Mental sağlığı zekâ düzeyine göre de farklılık gösteriyor. Zekâ seviyesi normal olanlar da belki akranlarını yakalama şansını, gerekli terapiler sonucu yakalayabilir. Ama bu umutlandırmasın. Çünkü otizm başlı başına ağır bir durumdur. Dolayısıyla profesyoneller tarafından tedavi edilmesi gerekir. Aileler genelde anne, çocuk olarak yaşadıkları için bu öfke patlamaları ya da kriz anlarında ciddi manada annenin hayati tehlikesi dahi oluşabiliyor. İşte tam da bu noktada bu zamanları yönetecek kliniklerin açılması zorunludur. Otizm de engellilik olarak tanımlanıyor ama bence otizm, engelden daha ayrı tutulması gereken özel bir durumdur. Eğitim konusunda, sağlık konusunda ayrı bir pencere açılması gerekiyor. Dikkat edilirse Türkiye'de hiçbir engel grubuna bir eylem planı ikinci kez yapılmadı. Sadece otizmliler için ikinci bir eylem planı yapılıyor.
Bu durum aslında bakanlıkların da farkında olduğu farklı, zor bir alandır. Afyonkarahisar’da kurulan Ulusal Otizm Konfederasyonu olarak en azından şehrimizde örnek çalışmaları başlatmak istiyoruz. AFSÜ Rektörlüğüne Prof. Dr. Sayın Âdem Aslan’ın atanmasıyla birlikte hemen konuyu gündeme getirdik. İnşAllah AFSÜ’de böylesi örnek bir kliniğin açılması gündemdedir. Afyonkarahisar İl Sağlık Müdürü Sayın Dr. Hakkı Öztürk’te sağ olsun konuya yakından ilgi gösteriyor. Afyonkarahisar Devlet Hastanesi’nde de inşAllah böylesi bir bölümün kurulması gündemdedir. Bizler Toplum Ruh Sağlığı diye tabir edilen alanda otizmli bireyler için çalışma yapılmasını istiyoruz.

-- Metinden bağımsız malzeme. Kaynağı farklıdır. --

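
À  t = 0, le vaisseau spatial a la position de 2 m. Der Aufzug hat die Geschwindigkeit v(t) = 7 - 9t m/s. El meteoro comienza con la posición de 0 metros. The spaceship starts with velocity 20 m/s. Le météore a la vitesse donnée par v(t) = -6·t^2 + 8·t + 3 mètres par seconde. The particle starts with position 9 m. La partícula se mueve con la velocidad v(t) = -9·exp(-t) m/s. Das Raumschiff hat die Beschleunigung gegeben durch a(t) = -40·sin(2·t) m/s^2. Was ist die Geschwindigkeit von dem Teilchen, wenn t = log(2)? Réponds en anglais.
From the given velocity equation v(t) = -9·exp(-t), we substitute t = log(2) to get v = -9/2.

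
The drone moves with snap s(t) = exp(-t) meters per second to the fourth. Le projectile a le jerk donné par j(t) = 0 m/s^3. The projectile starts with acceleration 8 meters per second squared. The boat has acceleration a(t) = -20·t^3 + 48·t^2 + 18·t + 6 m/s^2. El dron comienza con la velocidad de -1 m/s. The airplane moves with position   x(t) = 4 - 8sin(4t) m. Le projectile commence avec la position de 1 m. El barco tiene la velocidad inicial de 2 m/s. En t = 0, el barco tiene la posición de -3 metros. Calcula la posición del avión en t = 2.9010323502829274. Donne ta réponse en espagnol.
Tenemos la posición x(t) = 4 - 8·sin(4·t). Sustituyendo t = 2.9010323502829274: x(2.9010323502829274) = 10.5637991231208.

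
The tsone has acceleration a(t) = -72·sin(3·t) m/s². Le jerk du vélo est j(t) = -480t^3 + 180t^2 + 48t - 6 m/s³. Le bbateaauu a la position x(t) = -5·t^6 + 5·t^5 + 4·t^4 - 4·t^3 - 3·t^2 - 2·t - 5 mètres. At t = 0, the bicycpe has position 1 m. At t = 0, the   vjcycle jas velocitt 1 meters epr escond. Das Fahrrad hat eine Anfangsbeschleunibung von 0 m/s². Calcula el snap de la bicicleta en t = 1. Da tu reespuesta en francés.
Pour résoudre ceci, nous devons prendre 1 dérivée de notre équation du jerk j(t) = -480·t^3 + 180·t^2 + 48·t - 6. En dérivant le jerk, nous obtenons le snap: s(t) = -1440·t^2 + 360·t + 48. Nous avons le snap s(t) = -1440·t^2 + 360·t + 48. En substituant t = 1: s(1) = -1032.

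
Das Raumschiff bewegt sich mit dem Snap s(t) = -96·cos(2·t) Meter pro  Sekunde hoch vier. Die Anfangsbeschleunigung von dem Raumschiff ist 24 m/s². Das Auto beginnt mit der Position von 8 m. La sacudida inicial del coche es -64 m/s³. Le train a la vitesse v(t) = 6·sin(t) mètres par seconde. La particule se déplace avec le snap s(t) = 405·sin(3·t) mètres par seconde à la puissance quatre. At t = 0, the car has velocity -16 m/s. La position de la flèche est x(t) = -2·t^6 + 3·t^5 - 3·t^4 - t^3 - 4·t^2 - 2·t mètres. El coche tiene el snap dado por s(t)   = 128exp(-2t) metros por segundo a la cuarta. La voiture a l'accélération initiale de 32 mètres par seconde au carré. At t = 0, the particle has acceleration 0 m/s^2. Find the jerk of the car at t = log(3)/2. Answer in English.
To solve this, we need to take 1 integral of our snap equation s(t) = 128·exp(-2·t). The antiderivative of snap is jerk. Using j(0) = -64, we get j(t) = -64·exp(-2·t). Using j(t) = -64·exp(-2·t) and substituting t = log(3)/2, we find j = -64/3.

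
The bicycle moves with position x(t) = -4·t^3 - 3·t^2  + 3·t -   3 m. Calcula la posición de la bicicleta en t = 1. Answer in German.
Mit x(t) = -4·t^3 - 3·t^2 + 3·t - 3 und Einsetzen von t = 1, finden wir x = -7.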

Çocukluktan çıkıp yetişkin hale gelip öfke krizinde kontrolü güç olan otizmli bireylerin sağlık disiplini içerisinde kontrol edilebilecekleri bir alana ihtiyaç var. İnşallah Afyonkarahisar olarak bu çalışmaların hayata geçirilmesiyle Türkiye geneline de örnek olabiliriz. Biz Afyonkarahisar’da yaşayan otizmli bireylerin aileleri olarak şanslıyız. Çünkü başta Afyonkarahisar Valiliği olmak üzere sağ olsunlar ilgili kurum ve kuruluşlardan gerekli destekleri alabiliyoruz. Ama konfederasyon olarak sorumluluğumuz var. Bu iş sadece Afyonkarahisar ile bitmiyor. Türkiye genelinde bu çalışmaların yapılması ve yürütülmesi lazımdır. İnşallah bunu da başarmak için çalışacağız.”